Coca-Cola’s Collaboration with JRF Continues to Have a Lasting Impact
A long time Jackie Robinson Foundation partner, for nearly 40 years the Coca-Cola Company has remained engaged with JRF in a variety of ways.
The Coca-Cola Company has been collaborating with the Jacke Robinson Foundation since 1986, contributing more than $4.4 in total support, including $2.4 million in scholarship support. Coca-Cola’s commitment to higher education is the driving force behind the company’s long-standing relationship with the Jackie Robinson Foundation. Coca-Cola has supported 46 JRF Scholars since 1986 including five current members of the class of 2026.
In his acceptance speech for the Robie Industry Award at JRF’s Annuals Awards Dinner, former President and Chief Operating Officer of the Coca-Cola Company Donald R. Knauss spoke of the seven guiding values the company shared with Jackie Robinson. “We have a wallet card at the Coca-Cola North America and on that little card which everyone carries around…on one side we have our business goals and aspirations but on the other side we’ve captured seven values that we think are critical to the success of our company; they are leadership, accountability, collaboration, quality, innovation, passion, and integrity, said Knauss, adding, “I could spend a whole speech on one of those values and give examples of how Jackie Robinson personified that value….but looking at one of them, like collaboration, whether he was turning a double play with Pee Wee Reese or working on the creation of the Freedom Bank in Harlem it was obvious that Jackie Robinson believed strongly in collaboration.”
An early highlight of the partnership between Coca-Cola and the Jackie Robinson Foundation was the creation of the “Jackie Robinson: An American Journey” traveling museum exhibit in 1987. In conjunction with the 40th anniversary of Robinson’s historic debut as major league baseball’s first Black player, the Coca-Cola company provided JRF with a $1.2 million dollar sponsorship.

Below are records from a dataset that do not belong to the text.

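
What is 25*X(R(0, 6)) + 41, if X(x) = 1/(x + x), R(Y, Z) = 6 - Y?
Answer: 517/12 ≈ 43.083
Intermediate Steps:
X(x) = 1/(2*x)
25*X(R(0, 6)) + 41 = 25*(1/(2*(6 - 1*0))) + 41 = 25*(1/(2*(6 + 0))) + 41 = 25*((½)/6) + 41 = 25*((½)*(⅙)) + 41 = 25*(1/12) + 41 = 25/12 + 41 = 517/12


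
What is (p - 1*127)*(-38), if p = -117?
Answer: 9272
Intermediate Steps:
(p - 1*127)*(-38) = (-117 - 1*127)*(-38) = (-117 - 127)*(-38) = -244*(-38) = 9272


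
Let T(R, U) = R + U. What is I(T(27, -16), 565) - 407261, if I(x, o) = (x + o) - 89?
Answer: -406774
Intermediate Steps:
I(x, o) = -89 + o + x (I(x, o) = (o + x) - 89 = -89 + o + x)
I(T(27, -16), 565) - 407261 = (-89 + 565 + (27 - 16)) - 407261 = (-89 + 565 + 11) - 407261 = 487 - 407261 = -406774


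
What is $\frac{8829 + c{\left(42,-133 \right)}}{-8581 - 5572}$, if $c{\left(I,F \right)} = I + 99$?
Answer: $- \frac{8970}{14153} \approx -0.63379$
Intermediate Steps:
$c{\left(I,F \right)} = 99 + I$
$\frac{8829 + c{\left(42,-133 \right)}}{-8581 - 5572} = \frac{8829 + \left(99 + 42\right)}{-8581 - 5572} = \frac{8829 + 141}{-14153} = 8970 \left(- \frac{1}{14153}\right) = - \frac{8970}{14153}$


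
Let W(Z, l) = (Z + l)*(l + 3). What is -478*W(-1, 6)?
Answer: -21510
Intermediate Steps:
W(Z, l) = (3 + l)*(Z + l) (W(Z, l) = (Z + l)*(3 + l) = (3 + l)*(Z + l))
-478*W(-1, 6) = -478*(6² + 3*(-1) + 3*6 - 1*6) = -478*(36 - 3 + 18 - 6) = -478*45 = -21510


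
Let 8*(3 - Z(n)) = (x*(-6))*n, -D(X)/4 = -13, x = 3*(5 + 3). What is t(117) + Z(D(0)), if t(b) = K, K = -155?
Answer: 784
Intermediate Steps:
t(b) = -155
x = 24 (x = 3*8 = 24)
D(X) = 52 (D(X) = -4*(-13) = 52)
Z(n) = 3 + 18*n (Z(n) = 3 - 24*(-6)*n/8 = 3 - (-18)*n = 3 + 18*n)
t(117) + Z(D(0)) = -155 + (3 + 18*52) = -155 + (3 + 936) = -155 + 939 = 784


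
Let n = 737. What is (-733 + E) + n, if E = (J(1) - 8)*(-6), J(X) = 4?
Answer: 28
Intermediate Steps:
E = 24 (E = (4 - 8)*(-6) = -4*(-6) = 24)
(-733 + E) + n = (-733 + 24) + 737 = -709 + 737 = 28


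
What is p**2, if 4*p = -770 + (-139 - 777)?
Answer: 710649/4 ≈ 1.7766e+5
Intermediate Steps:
p = -843/2 (p = (-770 + (-139 - 777))/4 = (-770 - 916)/4 = (1/4)*(-1686) = -843/2 ≈ -421.50)
p**2 = (-843/2)**2 = 710649/4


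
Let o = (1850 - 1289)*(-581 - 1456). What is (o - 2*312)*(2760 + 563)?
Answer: -3799455063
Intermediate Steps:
o = -1142757 (o = 561*(-2037) = -1142757)
(o - 2*312)*(2760 + 563) = (-1142757 - 2*312)*(2760 + 563) = (-1142757 - 624)*3323 = -1143381*3323 = -3799455063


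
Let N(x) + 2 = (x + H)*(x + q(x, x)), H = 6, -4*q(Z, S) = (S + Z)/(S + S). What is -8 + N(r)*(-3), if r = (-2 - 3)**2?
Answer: -9215/4 ≈ -2303.8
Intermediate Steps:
r = 25 (r = (-5)**2 = 25)
q(Z, S) = -(S + Z)/(8*S) (q(Z, S) = -(S + Z)/(4*(S + S)) = -(S + Z)/(4*(2*S)) = -(S + Z)*1/(2*S)/4 = -(S + Z)/(8*S))
N(x) = -2 + (6 + x)*(-1/4 + x) (N(x) = -2 + (x + 6)*(x + (-x - x)/(8*x)) = -2 + (6 + x)*(x + (-2*x)/(8*x)) = -2 + (6 + x)*(x - 1/4) = -2 + (6 + x)*(-1/4 + x))
-8 + N(r)*(-3) = -8 + (-7/2 + 25**2 + (23/4)*25)*(-3) = -8 + (-7/2 + 625 + 575/4)*(-3) = -8 + (3061/4)*(-3) = -8 - 9183/4 = -9215/4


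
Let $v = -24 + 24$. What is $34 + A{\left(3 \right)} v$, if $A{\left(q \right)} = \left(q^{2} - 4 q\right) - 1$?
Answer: $34$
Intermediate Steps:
$v = 0$
$A{\left(q \right)} = -1 + q^{2} - 4 q$
$34 + A{\left(3 \right)} v = 34 + \left(-1 + 3^{2} - 12\right) 0 = 34 + \left(-1 + 9 - 12\right) 0 = 34 - 0 = 34 + 0 = 34$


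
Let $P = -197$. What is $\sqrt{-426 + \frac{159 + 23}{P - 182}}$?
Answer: $\frac{2 i \sqrt{15315011}}{379} \approx 20.651 i$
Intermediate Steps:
$\sqrt{-426 + \frac{159 + 23}{P - 182}} = \sqrt{-426 + \frac{159 + 23}{-197 - 182}} = \sqrt{-426 + \frac{182}{-379}} = \sqrt{-426 + 182 \left(- \frac{1}{379}\right)} = \sqrt{-426 - \frac{182}{379}} = \sqrt{- \frac{161636}{379}} = \frac{2 i \sqrt{15315011}}{379}$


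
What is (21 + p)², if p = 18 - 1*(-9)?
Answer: 2304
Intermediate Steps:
p = 27 (p = 18 + 9 = 27)
(21 + p)² = (21 + 27)² = 48² = 2304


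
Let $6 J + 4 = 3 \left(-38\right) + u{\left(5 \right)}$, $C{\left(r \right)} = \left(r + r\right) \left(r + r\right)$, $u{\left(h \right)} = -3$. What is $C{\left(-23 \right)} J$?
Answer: $- \frac{128018}{3} \approx -42673.0$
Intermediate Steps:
$C{\left(r \right)} = 4 r^{2}$ ($C{\left(r \right)} = 2 r 2 r = 4 r^{2}$)
$J = - \frac{121}{6}$ ($J = - \frac{2}{3} + \frac{3 \left(-38\right) - 3}{6} = - \frac{2}{3} + \frac{-114 - 3}{6} = - \frac{2}{3} + \frac{1}{6} \left(-117\right) = - \frac{2}{3} - \frac{39}{2} = - \frac{121}{6} \approx -20.167$)
$C{\left(-23 \right)} J = 4 \left(-23\right)^{2} \left(- \frac{121}{6}\right) = 4 \cdot 529 \left(- \frac{121}{6}\right) = 2116 \left(- \frac{121}{6}\right) = - \frac{128018}{3}$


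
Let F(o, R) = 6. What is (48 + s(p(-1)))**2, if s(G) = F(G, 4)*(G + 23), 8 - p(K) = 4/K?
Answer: 66564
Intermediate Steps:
p(K) = 8 - 4/K
s(G) = 138 + 6*G (s(G) = 6*(G + 23) = 6*(23 + G) = 138 + 6*G)
(48 + s(p(-1)))**2 = (48 + (138 + 6*(8 - 4/(-1))))**2 = (48 + (138 + 6*(8 - 4*(-1))))**2 = (48 + (138 + 6*(8 + 4)))**2 = (48 + (138 + 6*12))**2 = (48 + (138 + 72))**2 = (48 + 210)**2 = 258**2 = 66564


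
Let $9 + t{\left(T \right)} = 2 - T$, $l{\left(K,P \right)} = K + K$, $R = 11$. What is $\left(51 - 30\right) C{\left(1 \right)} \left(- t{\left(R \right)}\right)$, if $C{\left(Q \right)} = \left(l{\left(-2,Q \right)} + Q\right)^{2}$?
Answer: $3402$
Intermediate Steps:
$l{\left(K,P \right)} = 2 K$
$C{\left(Q \right)} = \left(-4 + Q\right)^{2}$ ($C{\left(Q \right)} = \left(2 \left(-2\right) + Q\right)^{2} = \left(-4 + Q\right)^{2}$)
$t{\left(T \right)} = -7 - T$ ($t{\left(T \right)} = -9 - \left(-2 + T\right) = -7 - T$)
$\left(51 - 30\right) C{\left(1 \right)} \left(- t{\left(R \right)}\right) = \left(51 - 30\right) \left(-4 + 1\right)^{2} \left(- (-7 - 11)\right) = 21 \left(-3\right)^{2} \left(- (-7 - 11)\right) = 21 \cdot 9 \left(\left(-1\right) \left(-18\right)\right) = 189 \cdot 18 = 3402$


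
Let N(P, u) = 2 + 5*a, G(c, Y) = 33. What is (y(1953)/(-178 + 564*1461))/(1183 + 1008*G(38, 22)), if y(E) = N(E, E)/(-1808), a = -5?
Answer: 23/51308028273376 ≈ 4.4827e-13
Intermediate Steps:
N(P, u) = -23 (N(P, u) = 2 + 5*(-5) = 2 - 25 = -23)
y(E) = 23/1808 (y(E) = -23/(-1808) = -23*(-1/1808) = 23/1808)
(y(1953)/(-178 + 564*1461))/(1183 + 1008*G(38, 22)) = (23/(1808*(-178 + 564*1461)))/(1183 + 1008*33) = (23/(1808*(-178 + 824004)))/(1183 + 33264) = ((23/1808)/823826)/34447 = ((23/1808)*(1/823826))*(1/34447) = (23/1489477408)*(1/34447) = 23/51308028273376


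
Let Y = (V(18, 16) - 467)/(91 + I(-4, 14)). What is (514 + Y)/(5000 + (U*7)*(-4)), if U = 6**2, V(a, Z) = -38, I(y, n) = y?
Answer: 44213/347304 ≈ 0.12730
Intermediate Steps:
U = 36
Y = -505/87 (Y = (-38 - 467)/(91 - 4) = -505/87 ≈ -5.8046)
(514 + Y)/(5000 + (U*7)*(-4)) = (514 - 505/87)/(5000 + (36*7)*(-4)) = 44213/(87*(5000 + 252*(-4))) = 44213/(87*(5000 - 1008)) = (44213/87)/3992 = (44213/87)*(1/3992) = 44213/347304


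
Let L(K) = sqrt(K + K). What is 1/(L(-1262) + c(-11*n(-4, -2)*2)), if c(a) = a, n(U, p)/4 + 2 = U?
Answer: 132/70327 - I*sqrt(631)/140654 ≈ 0.0018769 - 0.00017859*I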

The exhibit containing more than 175 photographs, and 200 artifacts began its two-year tour at the New York Historical Society in New York City and was also on display at the California Afro-American Museum in Los Angeles, the Robert W. Woodruff Library in Atlanta, and made stops in Chicago and Washington D.C.

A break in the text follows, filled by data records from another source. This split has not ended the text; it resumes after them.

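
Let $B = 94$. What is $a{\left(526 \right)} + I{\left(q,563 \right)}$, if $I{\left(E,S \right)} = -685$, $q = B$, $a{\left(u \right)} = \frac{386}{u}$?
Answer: $- \frac{179962}{263} \approx -684.27$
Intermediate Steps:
$q = 94$
$a{\left(526 \right)} + I{\left(q,563 \right)} = \frac{386}{526} - 685 = 386 \cdot \frac{1}{526} - 685 = \frac{193}{263} - 685 = - \frac{179962}{263}$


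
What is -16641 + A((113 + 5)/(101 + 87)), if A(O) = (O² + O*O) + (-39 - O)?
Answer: -36845766/2209 ≈ -16680.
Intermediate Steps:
A(O) = -39 - O + 2*O² (A(O) = (O² + O²) + (-39 - O) = 2*O² + (-39 - O) = -39 - O + 2*O²)
-16641 + A((113 + 5)/(101 + 87)) = -16641 + (-39 - (113 + 5)/(101 + 87) + 2*((113 + 5)/(101 + 87))²) = -16641 + (-39 - 118/188 + 2*(118/188)²) = -16641 + (-39 - 118/188 + 2*(118*(1/188))²) = -16641 + (-39 - 1*59/94 + 2*(59/94)²) = -16641 + (-39 - 59/94 + 2*(3481/8836)) = -16641 + (-39 - 59/94 + 3481/4418) = -16641 - 85797/2209 = -36845766/2209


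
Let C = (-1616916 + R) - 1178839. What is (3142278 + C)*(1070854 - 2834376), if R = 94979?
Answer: -778598490044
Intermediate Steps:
C = -2700776 (C = (-1616916 + 94979) - 1178839 = -1521937 - 1178839 = -2700776)
(3142278 + C)*(1070854 - 2834376) = (3142278 - 2700776)*(1070854 - 2834376) = 441502*(-1763522) = -778598490044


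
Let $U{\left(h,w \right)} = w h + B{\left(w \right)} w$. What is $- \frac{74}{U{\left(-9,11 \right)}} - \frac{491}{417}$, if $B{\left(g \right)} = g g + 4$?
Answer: $- \frac{328687}{266046} \approx -1.2355$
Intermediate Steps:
$B{\left(g \right)} = 4 + g^{2}$ ($B{\left(g \right)} = g^{2} + 4 = 4 + g^{2}$)
$U{\left(h,w \right)} = h w + w \left(4 + w^{2}\right)$ ($U{\left(h,w \right)} = w h + \left(4 + w^{2}\right) w = h w + w \left(4 + w^{2}\right)$)
$- \frac{74}{U{\left(-9,11 \right)}} - \frac{491}{417} = - \frac{74}{11 \left(4 - 9 + 11^{2}\right)} - \frac{491}{417} = - \frac{74}{11 \left(4 - 9 + 121\right)} - \frac{491}{417} = - \frac{74}{11 \cdot 116} - \frac{491}{417} = - \frac{74}{1276} - \frac{491}{417} = \left(-74\right) \frac{1}{1276} - \frac{491}{417} = - \frac{37}{638} - \frac{491}{417} = - \frac{328687}{266046}$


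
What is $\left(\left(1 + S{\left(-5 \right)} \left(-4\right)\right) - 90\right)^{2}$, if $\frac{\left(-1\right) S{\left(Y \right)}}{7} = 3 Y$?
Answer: $259081$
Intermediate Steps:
$S{\left(Y \right)} = - 21 Y$ ($S{\left(Y \right)} = - 7 \cdot 3 Y = - 21 Y$)
$\left(\left(1 + S{\left(-5 \right)} \left(-4\right)\right) - 90\right)^{2} = \left(\left(1 + \left(-21\right) \left(-5\right) \left(-4\right)\right) - 90\right)^{2} = \left(\left(1 + 105 \left(-4\right)\right) - 90\right)^{2} = \left(\left(1 - 420\right) - 90\right)^{2} = \left(-419 - 90\right)^{2} = \left(-509\right)^{2} = 259081$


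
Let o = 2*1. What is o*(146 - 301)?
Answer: -310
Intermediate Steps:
o = 2
o*(146 - 301) = 2*(146 - 301) = 2*(-155) = -310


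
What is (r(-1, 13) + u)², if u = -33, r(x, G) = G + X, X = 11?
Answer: 81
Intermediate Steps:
r(x, G) = 11 + G (r(x, G) = G + 11 = 11 + G)
(r(-1, 13) + u)² = ((11 + 13) - 33)² = (24 - 33)² = (-9)² = 81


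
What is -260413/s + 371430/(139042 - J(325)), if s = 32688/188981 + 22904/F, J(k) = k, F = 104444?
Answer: -19805678955955200999/29833735320062 ≈ -6.6387e+5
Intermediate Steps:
s = 1935621574/4934482891 (s = 32688/188981 + 22904/104444 = 32688*(1/188981) + 22904*(1/104444) = 32688/188981 + 5726/26111 = 1935621574/4934482891 ≈ 0.39226)
-260413/s + 371430/(139042 - J(325)) = -260413/1935621574/4934482891 + 371430/(139042 - 1*325) = -260413*4934482891/1935621574 + 371430/(139042 - 325) = -1285003493093983/1935621574 + 371430/138717 = -1285003493093983/1935621574 + 371430*(1/138717) = -1285003493093983/1935621574 + 41270/15413 = -19805678955955200999/29833735320062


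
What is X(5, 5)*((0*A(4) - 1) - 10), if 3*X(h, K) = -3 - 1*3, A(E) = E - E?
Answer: 22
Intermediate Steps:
A(E) = 0
X(h, K) = -2 (X(h, K) = (-3 - 1*3)/3 = (-3 - 3)/3 = (1/3)*(-6) = -2)
X(5, 5)*((0*A(4) - 1) - 10) = -2*((0*0 - 1) - 10) = -2*((0 - 1) - 10) = -2*(-1 - 10) = -2*(-11) = 22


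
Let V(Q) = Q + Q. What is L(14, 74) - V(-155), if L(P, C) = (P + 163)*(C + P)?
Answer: 15886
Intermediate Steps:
L(P, C) = (163 + P)*(C + P)
V(Q) = 2*Q
L(14, 74) - V(-155) = (14² + 163*74 + 163*14 + 74*14) - 2*(-155) = (196 + 12062 + 2282 + 1036) - 1*(-310) = 15576 + 310 = 15886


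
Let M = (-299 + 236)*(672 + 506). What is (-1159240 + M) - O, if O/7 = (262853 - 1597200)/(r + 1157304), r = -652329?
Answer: -622854093221/504975 ≈ -1.2334e+6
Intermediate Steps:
O = -9340429/504975 (O = 7*((262853 - 1597200)/(-652329 + 1157304)) = 7*(-1334347/504975) = -9340429/504975 ≈ -18.497)
M = -74214 (M = -63*1178 = -74214)
(-1159240 + M) - O = (-1159240 - 74214) - 1*(-9340429/504975) = -1233454 + 9340429/504975 = -622854093221/504975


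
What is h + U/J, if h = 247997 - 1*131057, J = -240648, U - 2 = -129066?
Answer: 3517688273/30081 ≈ 1.1694e+5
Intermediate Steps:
U = -129064 (U = 2 - 129066 = -129064)
h = 116940 (h = 247997 - 131057 = 116940)
h + U/J = 116940 - 129064/(-240648) = 116940 - 129064*(-1/240648) = 116940 + 16133/30081 = 3517688273/30081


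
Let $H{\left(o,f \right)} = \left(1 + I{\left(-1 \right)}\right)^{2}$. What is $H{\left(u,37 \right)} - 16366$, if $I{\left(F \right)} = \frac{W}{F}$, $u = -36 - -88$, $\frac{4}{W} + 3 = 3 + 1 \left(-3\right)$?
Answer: $- \frac{147245}{9} \approx -16361.0$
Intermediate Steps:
$W = - \frac{4}{3}$ ($W = \frac{4}{-3 + \left(3 + 1 \left(-3\right)\right)} = \frac{4}{-3 + \left(3 - 3\right)} = \frac{4}{-3 + 0} = \frac{4}{-3} = 4 \left(- \frac{1}{3}\right) = - \frac{4}{3} \approx -1.3333$)
$u = 52$ ($u = -36 + 88 = 52$)
$I{\left(F \right)} = - \frac{4}{3 F}$
$H{\left(o,f \right)} = \frac{49}{9}$ ($H{\left(o,f \right)} = \left(1 - \frac{4}{3 \left(-1\right)}\right)^{2} = \left(1 - - \frac{4}{3}\right)^{2} = \left(1 + \frac{4}{3}\right)^{2} = \left(\frac{7}{3}\right)^{2} = \frac{49}{9}$)
$H{\left(u,37 \right)} - 16366 = \frac{49}{9} - 16366 = - \frac{147245}{9}$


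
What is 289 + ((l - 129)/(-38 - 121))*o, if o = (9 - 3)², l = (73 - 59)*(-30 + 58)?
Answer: 12161/53 ≈ 229.45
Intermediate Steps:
l = 392 (l = 14*28 = 392)
o = 36 (o = 6² = 36)
289 + ((l - 129)/(-38 - 121))*o = 289 + ((392 - 129)/(-38 - 121))*36 = 289 + (263/(-159))*36 = 289 + (263*(-1/159))*36 = 289 - 263/159*36 = 289 - 3156/53 = 12161/53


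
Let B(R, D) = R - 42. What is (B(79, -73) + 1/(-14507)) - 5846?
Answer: -84271164/14507 ≈ -5809.0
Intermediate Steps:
B(R, D) = -42 + R
(B(79, -73) + 1/(-14507)) - 5846 = ((-42 + 79) + 1/(-14507)) - 5846 = (37 - 1/14507) - 5846 = 536758/14507 - 5846 = -84271164/14507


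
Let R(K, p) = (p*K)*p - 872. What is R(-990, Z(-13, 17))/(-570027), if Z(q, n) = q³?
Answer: 4778541782/570027 ≈ 8383.0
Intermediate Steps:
R(K, p) = -872 + K*p² (R(K, p) = (K*p)*p - 872 = K*p² - 872 = -872 + K*p²)
R(-990, Z(-13, 17))/(-570027) = (-872 - 990*((-13)³)²)/(-570027) = (-872 - 990*(-2197)²)*(-1/570027) = (-872 - 990*4826809)*(-1/570027) = (-872 - 4778540910)*(-1/570027) = -4778541782*(-1/570027) = 4778541782/570027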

In 2011, when awarded the Foundation’s Robie Humanitarian Award, Ingrid Saunders Jones, Senior VP of Global Community Connections for the Coca-Cola Foundation spoke of the company’s ties to the JRF Scholars.

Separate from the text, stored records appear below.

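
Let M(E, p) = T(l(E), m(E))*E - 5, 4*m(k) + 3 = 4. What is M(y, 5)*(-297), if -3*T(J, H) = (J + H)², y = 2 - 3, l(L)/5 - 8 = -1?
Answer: -1944459/16 ≈ -1.2153e+5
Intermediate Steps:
l(L) = 35 (l(L) = 40 + 5*(-1) = 40 - 5 = 35)
y = -1
m(k) = ¼ (m(k) = -¾ + (¼)*4 = -¾ + 1 = ¼)
T(J, H) = -(H + J)²/3 (T(J, H) = -(J + H)²/3 = -(H + J)²/3)
M(E, p) = -5 - 6627*E/16 (M(E, p) = (-(¼ + 35)²/3)*E - 5 = (-(141/4)²/3)*E - 5 = (-⅓*19881/16)*E - 5 = -6627*E/16 - 5 = -5 - 6627*E/16)
M(y, 5)*(-297) = (-5 - 6627/16*(-1))*(-297) = (-5 + 6627/16)*(-297) = (6547/16)*(-297) = -1944459/16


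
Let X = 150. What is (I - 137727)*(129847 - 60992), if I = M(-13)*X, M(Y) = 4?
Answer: -9441879585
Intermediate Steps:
I = 600 (I = 4*150 = 600)
(I - 137727)*(129847 - 60992) = (600 - 137727)*(129847 - 60992) = -137127*68855 = -9441879585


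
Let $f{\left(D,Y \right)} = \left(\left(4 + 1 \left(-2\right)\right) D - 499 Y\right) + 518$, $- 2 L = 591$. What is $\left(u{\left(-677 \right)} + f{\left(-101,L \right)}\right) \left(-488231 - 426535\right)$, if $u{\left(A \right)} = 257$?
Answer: $-135410524065$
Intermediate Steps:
$L = - \frac{591}{2}$ ($L = \left(- \frac{1}{2}\right) 591 = - \frac{591}{2} \approx -295.5$)
$f{\left(D,Y \right)} = 518 - 499 Y + 2 D$ ($f{\left(D,Y \right)} = \left(\left(4 - 2\right) D - 499 Y\right) + 518 = \left(2 D - 499 Y\right) + 518 = \left(- 499 Y + 2 D\right) + 518 = 518 - 499 Y + 2 D$)
$\left(u{\left(-677 \right)} + f{\left(-101,L \right)}\right) \left(-488231 - 426535\right) = \left(257 + \left(518 - - \frac{294909}{2} + 2 \left(-101\right)\right)\right) \left(-488231 - 426535\right) = \left(257 + \left(518 + \frac{294909}{2} - 202\right)\right) \left(-914766\right) = \left(257 + \frac{295541}{2}\right) \left(-914766\right) = \frac{296055}{2} \left(-914766\right) = -135410524065$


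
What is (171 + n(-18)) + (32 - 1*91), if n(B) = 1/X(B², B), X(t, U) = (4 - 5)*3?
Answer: 335/3 ≈ 111.67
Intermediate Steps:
X(t, U) = -3 (X(t, U) = -1*3 = -3)
n(B) = -⅓ (n(B) = 1/(-3) = -⅓)
(171 + n(-18)) + (32 - 1*91) = (171 - ⅓) + (32 - 1*91) = 512/3 + (32 - 91) = 512/3 - 59 = 335/3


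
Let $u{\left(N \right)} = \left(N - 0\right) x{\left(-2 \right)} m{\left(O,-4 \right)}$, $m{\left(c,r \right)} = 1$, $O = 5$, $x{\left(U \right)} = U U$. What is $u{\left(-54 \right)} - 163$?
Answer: $-379$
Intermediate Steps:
$x{\left(U \right)} = U^{2}$
$u{\left(N \right)} = 4 N$ ($u{\left(N \right)} = \left(N - 0\right) \left(-2\right)^{2} \cdot 1 = \left(N + 0\right) 4 \cdot 1 = N 4 \cdot 1 = 4 N 1 = 4 N$)
$u{\left(-54 \right)} - 163 = 4 \left(-54\right) - 163 = -216 - 163 = -379$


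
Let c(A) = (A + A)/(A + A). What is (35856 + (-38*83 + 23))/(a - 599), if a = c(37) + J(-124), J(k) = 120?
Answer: -32725/478 ≈ -68.462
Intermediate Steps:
c(A) = 1 (c(A) = (2*A)/((2*A)) = (2*A)*(1/(2*A)) = 1)
a = 121 (a = 1 + 120 = 121)
(35856 + (-38*83 + 23))/(a - 599) = (35856 + (-38*83 + 23))/(121 - 599) = (35856 + (-3154 + 23))/(-478) = (35856 - 3131)*(-1/478) = 32725*(-1/478) = -32725/478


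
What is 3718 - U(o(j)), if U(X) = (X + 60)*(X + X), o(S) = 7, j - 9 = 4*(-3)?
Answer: 2780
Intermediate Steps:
j = -3 (j = 9 + 4*(-3) = 9 - 12 = -3)
U(X) = 2*X*(60 + X) (U(X) = (60 + X)*(2*X) = 2*X*(60 + X))
3718 - U(o(j)) = 3718 - 2*7*(60 + 7) = 3718 - 2*7*67 = 3718 - 1*938 = 3718 - 938 = 2780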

“I want you to know that our expectations of you are very large. I want you to know that my path to this job, to this place, required making choices that were at the time filled with risks,” said Saunders-Jones, adding, “…Looking back now, I see that each of these moves gave me the skills that I needed to reach this place so that I could work with purpose.”
Coca Cola has demonstrated their commitment to equipping JRF Scholars through their participation in the Mentoring and Leadership Development Program. Led by Alba Castilla Baylin, Vice President Stakeholder and Social Impact manager, staffers have served as mentors and conference faculty advisors. Today, several JRF alumni work for the company including: Diletha Waldon ’86, Regulatory Compliance Manager; Angelia Lumpkin ’97, Solutions Architect; and Christina Joseph ’01, General Counsel and Secretary, Coca Cola Bottlers’ Sales & Services Company.
More than providing sponsorship funding and assistance creating high-profile traveling museum exhibits, the Coca Cola Company has shared its world-famous brand and presence as a means of promoting and supporting the Jackie Robinson Foundation in reaching its aspirations.